In a longitudinal wave the particle displacement is parallel to the direction of wave propagation. The animation at right shows a one-dimensional longitudinal plane wave propagating down a tube. The particles do not move down the tube with the wave; they simply oscillate back and forth about their individual equilibrium positions. Pick a single particle and watch its motion. The wave is seen as the motion of the compressed region (ie, it is a pressure wave), which moves from left to right.
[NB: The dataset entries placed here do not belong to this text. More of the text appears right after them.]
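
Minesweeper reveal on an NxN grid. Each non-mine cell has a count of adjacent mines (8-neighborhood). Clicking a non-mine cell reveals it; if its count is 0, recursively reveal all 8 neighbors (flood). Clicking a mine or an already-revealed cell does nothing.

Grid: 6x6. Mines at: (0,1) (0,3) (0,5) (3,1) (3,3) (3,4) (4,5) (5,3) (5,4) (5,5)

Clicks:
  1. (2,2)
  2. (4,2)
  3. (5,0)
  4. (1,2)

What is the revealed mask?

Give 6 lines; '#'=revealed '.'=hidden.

Answer: ......
..#...
..#...
......
###...
###...

Derivation:
Click 1 (2,2) count=2: revealed 1 new [(2,2)] -> total=1
Click 2 (4,2) count=3: revealed 1 new [(4,2)] -> total=2
Click 3 (5,0) count=0: revealed 5 new [(4,0) (4,1) (5,0) (5,1) (5,2)] -> total=7
Click 4 (1,2) count=2: revealed 1 new [(1,2)] -> total=8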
The second animation at right shows the difference between the oscillatory motion of individual particles and the propagation of the wave through the medium. The animation also identifies the regions of compression and rarefaction.

Transverse Waves

In a transverse wave the particle displacement is perpendicular to the direction of wave propagation. The animation below shows a one-dimensional transverse plane wave propagating from left to right. The particles do not move along with the wave; they simply oscillate up and down about their individual equilibrium positions as the wave passes by. Pick a single particle and watch its motion.

Water Waves

Water waves are an example of waves that involve a combination of both longitudinal and transverse motions. As a wave travels through the waver, the particles travel in clockwise circles. The radius of the circles decreases as the depth into the water increases. The animation at right shows a water wave travelling from left to right in a region where the depth of the water is greater than the wavelength of the waves. I have identified two particles in orange to show that each particle indeed travels in a clockwise circle as the wave passes.